Food poisoning claims are a very specialist case type that falls under product liability law – which in turn is a specialist area of personal injury work. This is why you need an independent legal team with the resources, expertise and reputation to get you the best result.

Eating food on holiday

How do I know if I have food poisoning?

Food poisoning is when a food poisoning pathogen is present in contaminated food or water (like a virus, bacteria, worm or fungus) which you then contract. Often the specific pathogen is then identified by way of stool sample testing. This may include :

  • Salmonella – a common bacterial disease that affects the intestinal tract. Salmonella bacteria live in animal and human intestines and are shed through faeces. Life-threatening complications may develop if the infection spreads beyond your intestines.
  • Escherichia coli (E.coli) – bacteria found in the digestive systems of many animals, including humans. Most strains are harmless but some can cause serious illness. E. coli poisoning commonly happens after eating undercooked beef or drinking unpasteurised milk.
  • Campylobacter – this happens when people eat raw or undercooked poultry or eat something that touched it (cross-contamination). People may also get it from seafood or dirty drinking water.
  • Norovirus – this most commonly causes diarrhoea and vomiting. It's easily spread from person to person through contaminated food or water.
  • Listeria – found in a range of chilled "ready-to-eat" foods that are made available despite being past “use by” dates - including pre-packed sandwiches, cooked sliced meats, pâté and soft cheeses. Pregnant women are especially at risk as listeria can cause birth complications or even miscarriage.

Health professionals are most likely to only be able to verify the presence of a pathogen following analysis of a sample of some kind – this is why it’s important to seek medical attention as soon as possible.

If the foreign medical professional you speak to does not offer to test a sample then it will be important for you to make sure that this is done as soon as possible so you have a clear diagnosis that can be directly linked with your trip.

Even if you provide a sample on holiday is still good to see your local GP and provide another sample. If you were on a group holiday it can be useful if all of the group get tested as a precaution. Even if they are not displaying symptoms themselves it could provide a vital piece of evidence in linking your poisoning to your trip and identifying the source of contamination.

What should I do if I get food poisoning on holiday?

The first thing you should do is report your illness and concerns to the package holiday rep and the hotel management – they should be able to assist you in seeking medical advice from a health centre or health professional which is in or near the resort. They should also follow up with you and make a report of your illness.
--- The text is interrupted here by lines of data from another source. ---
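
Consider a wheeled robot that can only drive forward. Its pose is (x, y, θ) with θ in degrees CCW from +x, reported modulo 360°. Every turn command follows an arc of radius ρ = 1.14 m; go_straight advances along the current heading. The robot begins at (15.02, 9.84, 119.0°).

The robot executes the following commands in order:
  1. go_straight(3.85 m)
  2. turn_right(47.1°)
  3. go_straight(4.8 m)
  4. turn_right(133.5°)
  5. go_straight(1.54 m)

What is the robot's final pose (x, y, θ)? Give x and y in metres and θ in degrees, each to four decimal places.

(17.3771, 17.5100, 298.4000°)

set_pose: (x, y, θ) = (15.0200, 9.8400, 119.0000°), ρ = 1.14
go_straight(3.85): x += 3.85·cos θ, y += 3.85·sin θ → (13.1535, 13.2073, 119.0000°)
turn_right(47.1°): centre at ρ to the right, rotate −47.1° → (13.0670, 14.1141, 71.9000°)
go_straight(4.8): x += 4.8·cos θ, y += 4.8·sin θ → (14.5582, 18.6766, 71.9000°)
turn_right(133.5°): centre at ρ to the right, rotate −133.5° → (16.6446, 18.8647, -61.6000° ≡ 298.4000°)
go_straight(1.54): x += 1.54·cos θ, y += 1.54·sin θ → (17.3771, 17.5100, 298.4000°)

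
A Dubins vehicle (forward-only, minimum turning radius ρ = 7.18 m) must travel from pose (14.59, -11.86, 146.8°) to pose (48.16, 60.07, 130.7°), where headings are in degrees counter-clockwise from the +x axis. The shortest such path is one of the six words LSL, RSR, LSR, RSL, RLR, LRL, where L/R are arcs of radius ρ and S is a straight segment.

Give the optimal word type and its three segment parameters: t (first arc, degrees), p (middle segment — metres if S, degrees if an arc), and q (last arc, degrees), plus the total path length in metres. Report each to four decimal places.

Let ψ = atan2(Δy, Δx) = atan2(71.93, 33.57) = 64.9814° be the start→goal bearing.
Normalize: d = |goal − start| / ρ = 79.378018/7.18 = 11.055434, α = (θ_start − ψ) mod 360° = 81.8186° = 1.428005 rad, β = (θ_goal − ψ) mod 360° = 65.7186° = 1.147007 rad.
Common terms: sin α = 0.989823, cos α = 0.142307, sin β = 0.911537, cos β = 0.411218, cos(α−β) = 0.960779, d² = 122.222628. Work in radians in the unit-radius frame; every candidate has L = ρ·(t + p + q).
LSL: p² = 2 + d² − 2cos(α−β) + 2d(sin α − sin β) = 124.032030; p = √p² = 11.136967; φ = atan2(cos β − cos α, d + sin α − sin β) = 0.024148 rad; t = (φ − α) mod 2π = 4.879329 rad, q = (β − φ) mod 2π = 1.122858 rad → L = 7.18·(4.879329 + 11.136967 + 1.122858) = 7.18·17.139154 = 123.059126 m
RSR: p² = 2 + d² − 2cos(α−β) + 2d(sin β − sin α) = 120.570109; p = √p² = 10.980442; φ = atan2(cos α − cos β, d − sin α + sin β) = -0.024492 rad; t = (α − φ) mod 2π = 1.452497 rad, q = (φ − β) mod 2π = 5.111686 rad → L = 7.18·(1.452497 + 10.980442 + 5.111686) = 7.18·17.544625 = 125.970411 m
LSR: p² = d² − 2 + 2cos(α−β) + 2d(sin α + sin β) = 164.184900; p = √p² = 12.813466; φ = atan2(−cos α − cos β, d + sin α + sin β) − atan2(−2, p) = 0.112142 rad; t = (φ − α) mod 2π = 4.967322 rad, q = (φ − β) mod 2π = 5.248320 rad → L = 7.18·(4.967322 + 12.813466 + 5.248320) = 7.18·23.029108 = 165.348996 m
RSL: p² = d² − 2 + 2cos(α−β) − 2d(sin α + sin β) = 80.103472; p = √p² = 8.950054; φ = atan2(cos α + cos β, d − sin α − sin β) − atan2(2, p) = -0.159456 rad; t = (α − φ) mod 2π = 1.587461 rad, q = (β − φ) mod 2π = 1.306463 rad → L = 7.18·(1.587461 + 8.950054 + 1.306463) = 7.18·11.843978 = 85.039764 m
RLR: c = (6 − d² + 2cos(α−β) + 2d(sin α − sin β))/8 = -14.071264, |c| > 1 → infeasible
LRL: c = (6 − d² + 2cos(α−β) − 2d(sin α − sin β))/8 = -14.504004, |c| > 1 → infeasible
Shortest: RSL with L = 85.039764 m ≈ 85.0398 m
Convert RSL to answer units (arcs ×180/π): t = 1.587461·180/π = 90.9548°, p = ρ·p = 7.18·8.950054 = 64.2614 m, q = 1.306463·180/π = 74.8548°, L = 85.0398 m.

RSL: t = 90.9548°, p = 64.2614 m, q = 74.8548°, L = 85.0398 m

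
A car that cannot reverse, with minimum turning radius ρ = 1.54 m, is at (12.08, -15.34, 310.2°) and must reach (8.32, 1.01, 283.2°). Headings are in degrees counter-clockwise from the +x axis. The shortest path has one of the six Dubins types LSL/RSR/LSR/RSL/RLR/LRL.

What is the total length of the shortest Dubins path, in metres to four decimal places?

Let ψ = atan2(Δy, Δx) = atan2(16.35, -3.76) = 102.9511° be the start→goal bearing.
Normalize: d = |goal − start| / ρ = 16.776773/1.54 = 10.894008, α = (θ_start − ψ) mod 360° = 207.2489° = 3.617176 rad, β = (θ_goal − ψ) mod 360° = 180.2489° = 3.145937 rad.
Common terms: sin α = -0.457857, cos α = -0.889026, sin β = -0.004344, cos β = -0.999991, cos(α−β) = 0.891007, d² = 118.679415. Work in radians in the unit-radius frame; every candidate has L = ρ·(t + p + q).
LSL: p² = 2 + d² − 2cos(α−β) + 2d(sin α − sin β) = 109.016259; p = √p² = 10.441085; φ = atan2(cos β − cos α, d + sin α − sin β) = -0.010628 rad; t = (φ − α) mod 2π = 2.655382 rad, q = (β − φ) mod 2π = 3.156565 rad → L = 1.54·(2.655382 + 10.441085 + 3.156565) = 1.54·16.253032 = 25.029669 m
RSR: p² = 2 + d² − 2cos(α−β) + 2d(sin β − sin α) = 128.778545; p = √p² = 11.348063; φ = atan2(cos α − cos β, d − sin α + sin β) = 0.009778 rad; t = (α − φ) mod 2π = 3.607397 rad, q = (φ − β) mod 2π = 3.147027 rad → L = 1.54·(3.607397 + 11.348063 + 3.147027) = 1.54·18.102488 = 27.877831 m
LSR: p² = d² − 2 + 2cos(α−β) + 2d(sin α + sin β) = 108.390986; p = √p² = 10.411099; φ = atan2(−cos α − cos β, d + sin α + sin β) − atan2(−2, p) = 0.368932 rad; t = (φ − α) mod 2π = 3.034941 rad, q = (φ − β) mod 2π = 3.506180 rad → L = 1.54·(3.034941 + 10.411099 + 3.506180) = 1.54·16.952221 = 26.106420 m
RSL: p² = d² − 2 + 2cos(α−β) − 2d(sin α + sin β) = 128.531870; p = √p² = 11.337190; φ = atan2(cos α + cos β, d − sin α − sin β) − atan2(2, p) = -0.339447 rad; t = (α − φ) mod 2π = 3.956623 rad, q = (β − φ) mod 2π = 3.485384 rad → L = 1.54·(3.956623 + 11.337190 + 3.485384) = 1.54·18.779196 = 28.919962 m
RLR: c = (6 − d² + 2cos(α−β) + 2d(sin α − sin β))/8 = -15.097318, |c| > 1 → infeasible
LRL: c = (6 − d² + 2cos(α−β) − 2d(sin α − sin β))/8 = -12.627032, |c| > 1 → infeasible
Shortest: LSL with L = 25.029669 m ≈ 25.0297 m

25.0297 m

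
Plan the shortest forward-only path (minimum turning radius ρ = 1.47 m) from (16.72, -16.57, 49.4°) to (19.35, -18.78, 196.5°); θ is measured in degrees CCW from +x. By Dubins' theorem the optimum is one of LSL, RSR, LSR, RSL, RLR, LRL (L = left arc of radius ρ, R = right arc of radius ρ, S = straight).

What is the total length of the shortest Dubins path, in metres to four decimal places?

6.5697 m

Let ψ = atan2(Δy, Δx) = atan2(-2.21, 2.63) = -40.0405° be the start→goal bearing.
Normalize: d = |goal − start| / ρ = 3.435258/1.47 = 2.336910, α = (θ_start − ψ) mod 360° = 89.4405° = 1.561031 rad, β = (θ_goal − ψ) mod 360° = 236.5405° = 4.128410 rad.
Common terms: sin α = 0.999952, cos α = 0.009765, sin β = -0.834276, cos β = -0.551348, cos(α−β) = -0.839620, d² = 5.461150. Work in radians in the unit-radius frame; every candidate has L = ρ·(t + p + q).
LSL: p² = 2 + d² − 2cos(α−β) + 2d(sin α − sin β) = 17.713243; p = √p² = 4.208710; φ = atan2(cos β − cos α, d + sin α − sin β) = -0.133720 rad; t = (φ − α) mod 2π = 4.588434 rad, q = (β − φ) mod 2π = 4.262130 rad → L = 1.47·(4.588434 + 4.208710 + 4.262130) = 1.47·13.059275 = 19.197134 m
RSR: p² = 2 + d² − 2cos(α−β) + 2d(sin β − sin α) = 0.567538; p = √p² = 0.753351; φ = atan2(cos α − cos β, d − sin α + sin β) = 0.840269 rad; t = (α − φ) mod 2π = 0.720761 rad, q = (φ − β) mod 2π = 2.995045 rad → L = 1.47·(0.720761 + 0.753351 + 2.995045) = 1.47·4.469157 = 6.569661 m
LSR: p² = d² − 2 + 2cos(α−β) + 2d(sin α + sin β) = 2.556254; p = √p² = 1.598829; φ = atan2(−cos α − cos β, d + sin α + sin β) − atan2(−2, p) = 1.109535 rad; t = (φ − α) mod 2π = 5.831690 rad, q = (φ − β) mod 2π = 3.264310 rad → L = 1.47·(5.831690 + 1.598829 + 3.264310) = 1.47·10.694829 = 15.721398 m
RSL: p² = d² − 2 + 2cos(α−β) − 2d(sin α + sin β) = 1.007567; p = √p² = 1.003776; φ = atan2(cos α + cos β, d − sin α − sin β) − atan2(2, p) = -1.350086 rad; t = (α − φ) mod 2π = 2.911117 rad, q = (β − φ) mod 2π = 5.478497 rad → L = 1.47·(2.911117 + 1.003776 + 5.478497) = 1.47·9.393390 = 13.808284 m
RLR: c = (6 − d² + 2cos(α−β) + 2d(sin α − sin β))/8 = 0.929058; p = 2π − arccos c = 5.904247 rad; φ = atan2(cos α − cos β, d − sin α + sin β) = 0.840269 rad; t = (α − φ + p/2) mod 2π = 3.672885 rad, q = (α − β − t + p) mod 2π = 5.947168 rad → L = 1.47·(3.672885 + 5.904247 + 5.947168) = 1.47·15.524299 = 22.820720 m
LRL: c = (6 − d² + 2cos(α−β) − 2d(sin α − sin β))/8 = -1.214155, |c| > 1 → infeasible
Shortest: RSR with L = 6.569661 m ≈ 6.5697 m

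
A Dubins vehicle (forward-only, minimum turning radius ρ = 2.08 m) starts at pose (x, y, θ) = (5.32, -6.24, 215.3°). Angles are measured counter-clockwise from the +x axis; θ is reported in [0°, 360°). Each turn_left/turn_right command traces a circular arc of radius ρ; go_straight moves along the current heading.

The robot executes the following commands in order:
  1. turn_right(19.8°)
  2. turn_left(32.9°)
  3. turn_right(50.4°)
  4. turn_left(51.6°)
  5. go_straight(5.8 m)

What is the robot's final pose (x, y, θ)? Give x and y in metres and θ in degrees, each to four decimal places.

(-3.3693, -13.0155, 229.6000°)

set_pose: (x, y, θ) = (5.3200, -6.2400, 215.3000°), ρ = 2.08
turn_right(19.8°): centre at ρ to the right, rotate −19.8° → (4.6739, -6.5468, 195.5000°)
turn_left(32.9°): centre at ρ to the left, rotate +32.9° → (3.6743, -7.1702, 228.4000°)
turn_right(50.4°): centre at ρ to the right, rotate −50.4° → (2.0463, -7.8679, 178.0000°)
turn_left(51.6°): centre at ρ to the left, rotate +51.6° → (0.3897, -8.5986, 229.6000°)
go_straight(5.8): x += 5.8·cos θ, y += 5.8·sin θ → (-3.3693, -13.0155, 229.6000°)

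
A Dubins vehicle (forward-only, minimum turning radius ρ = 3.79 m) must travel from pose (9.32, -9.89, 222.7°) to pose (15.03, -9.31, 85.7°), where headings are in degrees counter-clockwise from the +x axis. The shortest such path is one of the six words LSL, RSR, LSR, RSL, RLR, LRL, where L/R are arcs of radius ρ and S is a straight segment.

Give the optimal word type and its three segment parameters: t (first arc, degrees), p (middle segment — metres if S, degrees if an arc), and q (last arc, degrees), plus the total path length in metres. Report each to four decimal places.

Let ψ = atan2(Δy, Δx) = atan2(0.58, 5.71) = 5.8000° be the start→goal bearing.
Normalize: d = |goal − start| / ρ = 5.739381/3.79 = 1.514349, α = (θ_start − ψ) mod 360° = 216.9000° = 3.785619 rad, β = (θ_goal − ψ) mod 360° = 79.9000° = 1.394518 rad.
Common terms: sin α = -0.600420, cos α = -0.799685, sin β = 0.984503, cos β = 0.175367, cos(α−β) = -0.731354, d² = 2.293252. Work in radians in the unit-radius frame; every candidate has L = ρ·(t + p + q).
LSL: p² = 2 + d² − 2cos(α−β) + 2d(sin α − sin β) = 0.955706; p = √p² = 0.977602; φ = atan2(cos β − cos α, d + sin α − sin β) = 1.643051 rad; t = (φ − α) mod 2π = 4.140617 rad, q = (β − φ) mod 2π = 6.034653 rad → L = 3.79·(4.140617 + 0.977602 + 6.034653) = 3.79·11.152872 = 42.269383 m
RSR: p² = 2 + d² − 2cos(α−β) + 2d(sin β − sin α) = 10.556213; p = √p² = 3.249033; φ = atan2(cos α − cos β, d − sin α + sin β) = -0.304803 rad; t = (α − φ) mod 2π = 4.090422 rad, q = (φ − β) mod 2π = 4.583864 rad → L = 3.79·(4.090422 + 3.249033 + 4.583864) = 3.79·11.923319 = 45.189379 m
LSR: p² = d² − 2 + 2cos(α−β) + 2d(sin α + sin β) = -0.006185 < 0 → infeasible
RSL: p² = d² − 2 + 2cos(α−β) − 2d(sin α + sin β) = -2.332726 < 0 → infeasible
RLR: c = (6 − d² + 2cos(α−β) + 2d(sin α − sin β))/8 = -0.319527; p = 2π − arccos c = 4.387159 rad; φ = atan2(cos α − cos β, d − sin α + sin β) = -0.304803 rad; t = (α − φ + p/2) mod 2π = 0.000816 rad, q = (α − β − t + p) mod 2π = 0.494259 rad → L = 3.79·(0.000816 + 4.387159 + 0.494259) = 3.79·4.882234 = 18.503667 m
LRL: c = (6 − d² + 2cos(α−β) − 2d(sin α − sin β))/8 = 0.880537; p = 2π − arccos c = 5.789383 rad; φ = atan2(cos β − cos α, d + sin α − sin β) = 1.643051 rad; t = (φ − α + p/2) mod 2π = 0.752123 rad, q = (β − α − t + p) mod 2π = 2.646158 rad → L = 3.79·(0.752123 + 5.789383 + 2.646158) = 3.79·9.187664 = 34.821246 m
Shortest: RLR with L = 18.503667 m ≈ 18.5037 m
Convert RLR to answer units (arcs ×180/π): t = 0.000816·180/π = 0.0468°, p = 4.387159·180/π = 251.3657°, q = 0.494259·180/π = 28.3189°, L = 18.5037 m.

RLR: t = 0.0468°, p = 251.3657°, q = 28.3189°, L = 18.5037 m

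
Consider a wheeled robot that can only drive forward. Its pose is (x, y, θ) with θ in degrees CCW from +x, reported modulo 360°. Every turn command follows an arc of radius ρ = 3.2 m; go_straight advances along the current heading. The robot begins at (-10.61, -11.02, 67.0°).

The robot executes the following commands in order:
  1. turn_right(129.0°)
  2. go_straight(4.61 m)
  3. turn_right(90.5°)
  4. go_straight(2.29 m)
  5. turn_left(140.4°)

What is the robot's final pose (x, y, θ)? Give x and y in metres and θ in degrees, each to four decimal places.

set_pose: (x, y, θ) = (-10.6100, -11.0200, 67.0000°), ρ = 3.2
turn_right(129.0°): centre at ρ to the right, rotate −129.0° → (-4.8390, -10.7680, -62.0000° ≡ 298.0000°)
go_straight(4.61): x += 4.61·cos θ, y += 4.61·sin θ → (-2.6747, -14.8384, 298.0000°)
turn_right(90.5°): centre at ρ to the right, rotate −90.5° → (-4.0225, -19.1792, 207.5000°)
go_straight(2.29): x += 2.29·cos θ, y += 2.29·sin θ → (-6.0538, -20.2366, 207.5000°)
turn_left(140.4°): centre at ρ to the left, rotate +140.4° → (-5.2470, -26.2039, 347.9000°)

(-5.2470, -26.2039, 347.9000°)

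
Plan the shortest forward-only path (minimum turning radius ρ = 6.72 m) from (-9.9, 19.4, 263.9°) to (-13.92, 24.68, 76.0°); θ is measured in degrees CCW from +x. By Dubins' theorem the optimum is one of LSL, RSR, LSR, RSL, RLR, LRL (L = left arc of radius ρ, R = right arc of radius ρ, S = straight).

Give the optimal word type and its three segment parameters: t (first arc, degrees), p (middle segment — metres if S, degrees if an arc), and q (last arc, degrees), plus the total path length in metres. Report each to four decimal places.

Let ψ = atan2(Δy, Δx) = atan2(5.28, -4.02) = 127.2843° be the start→goal bearing.
Normalize: d = |goal − start| / ρ = 6.636174/6.72 = 0.987526, α = (θ_start − ψ) mod 360° = 136.6157° = 2.384393 rad, β = (θ_goal − ψ) mod 360° = 308.7157° = 5.388105 rad.
Common terms: sin α = 0.686889, cos α = -0.726763, sin β = -0.780259, cos β = 0.625456, cos(α−β) = -0.990509, d² = 0.975207. Work in radians in the unit-radius frame; every candidate has L = ρ·(t + p + q).
LSL: p² = 2 + d² − 2cos(α−β) + 2d(sin α − sin β) = 7.853919; p = √p² = 2.802485; φ = atan2(cos β − cos α, d + sin α − sin β) = 0.503515 rad; t = (φ − α) mod 2π = 4.402307 rad, q = (β − φ) mod 2π = 4.884590 rad → L = 6.72·(4.402307 + 2.802485 + 4.884590) = 6.72·12.089381 = 81.240643 m
RSR: p² = 2 + d² − 2cos(α−β) + 2d(sin β − sin α) = 2.058533; p = √p² = 1.434759; φ = atan2(cos α − cos β, d − sin α + sin β) = -1.911646 rad; t = (α − φ) mod 2π = 4.296039 rad, q = (φ − β) mod 2π = 5.266620 rad → L = 6.72·(4.296039 + 1.434759 + 5.266620) = 6.72·10.997418 = 73.902648 m
LSR: p² = d² − 2 + 2cos(α−β) + 2d(sin α + sin β) = -3.190223 < 0 → infeasible
RSL: p² = d² − 2 + 2cos(α−β) − 2d(sin α + sin β) = -2.821400 < 0 → infeasible
RLR: c = (6 − d² + 2cos(α−β) + 2d(sin α − sin β))/8 = 0.742683; p = 2π − arccos c = 5.549458 rad; φ = atan2(cos α − cos β, d − sin α + sin β) = -1.911646 rad; t = (α − φ + p/2) mod 2π = 0.787583 rad, q = (α − β − t + p) mod 2π = 1.758164 rad → L = 6.72·(0.787583 + 5.549458 + 1.758164) = 6.72·8.095204 = 54.399769 m
LRL: c = (6 − d² + 2cos(α−β) − 2d(sin α − sin β))/8 = 0.018260; p = 2π − arccos c = 4.730650 rad; φ = atan2(cos β − cos α, d + sin α − sin β) = 0.503515 rad; t = (φ − α + p/2) mod 2π = 0.484447 rad, q = (β − α − t + p) mod 2π = 0.966730 rad → L = 6.72·(0.484447 + 4.730650 + 0.966730) = 6.72·6.181826 = 41.541874 m
Shortest: LRL with L = 41.541874 m ≈ 41.5419 m
Convert LRL to answer units (arcs ×180/π): t = 0.484447·180/π = 27.7567°, p = 4.730650·180/π = 271.0463°, q = 0.966730·180/π = 55.3895°, L = 41.5419 m.

LRL: t = 27.7567°, p = 271.0463°, q = 55.3895°, L = 41.5419 m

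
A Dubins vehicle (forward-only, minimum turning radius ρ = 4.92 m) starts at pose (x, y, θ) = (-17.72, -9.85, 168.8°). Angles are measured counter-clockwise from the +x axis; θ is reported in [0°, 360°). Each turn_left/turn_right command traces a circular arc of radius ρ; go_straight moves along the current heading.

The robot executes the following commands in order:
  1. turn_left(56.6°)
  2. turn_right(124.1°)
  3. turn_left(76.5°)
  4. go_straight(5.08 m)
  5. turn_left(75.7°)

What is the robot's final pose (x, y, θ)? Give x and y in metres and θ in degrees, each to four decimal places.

(-45.1249, -8.1029, 253.5000°)

set_pose: (x, y, θ) = (-17.7200, -9.8500, 168.8000°), ρ = 4.92
turn_left(56.6°): centre at ρ to the left, rotate +56.6° → (-22.1788, -11.2217, 225.4000°)
turn_right(124.1°): centre at ρ to the right, rotate −124.1° → (-30.5066, -8.7312, 101.3000°)
turn_left(76.5°): centre at ρ to the left, rotate +76.5° → (-35.1423, -4.7788, 177.8000°)
go_straight(5.08): x += 5.08·cos θ, y += 5.08·sin θ → (-40.2186, -4.5838, 177.8000°)
turn_left(75.7°): centre at ρ to the left, rotate +75.7° → (-45.1249, -8.1029, 253.5000°)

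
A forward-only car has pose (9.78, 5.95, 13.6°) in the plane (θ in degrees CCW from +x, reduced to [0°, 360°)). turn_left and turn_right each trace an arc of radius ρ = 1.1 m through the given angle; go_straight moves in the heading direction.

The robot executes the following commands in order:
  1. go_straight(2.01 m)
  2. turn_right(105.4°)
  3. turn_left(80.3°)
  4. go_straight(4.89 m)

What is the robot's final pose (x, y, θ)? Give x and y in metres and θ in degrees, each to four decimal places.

(18.7637, 3.2315, 348.5000°)

set_pose: (x, y, θ) = (9.7800, 5.9500, 13.6000°), ρ = 1.1
go_straight(2.01): x += 2.01·cos θ, y += 2.01·sin θ → (11.7336, 6.4226, 13.6000°)
turn_right(105.4°): centre at ρ to the right, rotate −105.4° → (13.0918, 5.3189, -91.8000° ≡ 268.2000°)
turn_left(80.3°): centre at ρ to the left, rotate +80.3° → (13.9719, 4.2065, 348.5000°)
go_straight(4.89): x += 4.89·cos θ, y += 4.89·sin θ → (18.7637, 3.2315, 348.5000°)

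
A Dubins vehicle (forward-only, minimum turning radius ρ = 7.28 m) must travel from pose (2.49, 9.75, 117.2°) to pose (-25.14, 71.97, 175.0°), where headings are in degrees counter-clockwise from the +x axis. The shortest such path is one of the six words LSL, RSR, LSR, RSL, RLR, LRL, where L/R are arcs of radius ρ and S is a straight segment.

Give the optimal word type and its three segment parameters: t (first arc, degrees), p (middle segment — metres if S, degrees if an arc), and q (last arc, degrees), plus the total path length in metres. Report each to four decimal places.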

If you purchase over-the-counter medications from pharmacies this may help in the short term with your symptoms. You should retain the packaging and any receipts for these to assist in showing the extent of your illness and when your symptoms arose.

Upon your return home, especially if you are still suffering symptoms, you should speak to your GP and make sure any relevant stool testing is undertaken as soon as possible. This may also assist them in prescribing further treatment should your symptoms persist out.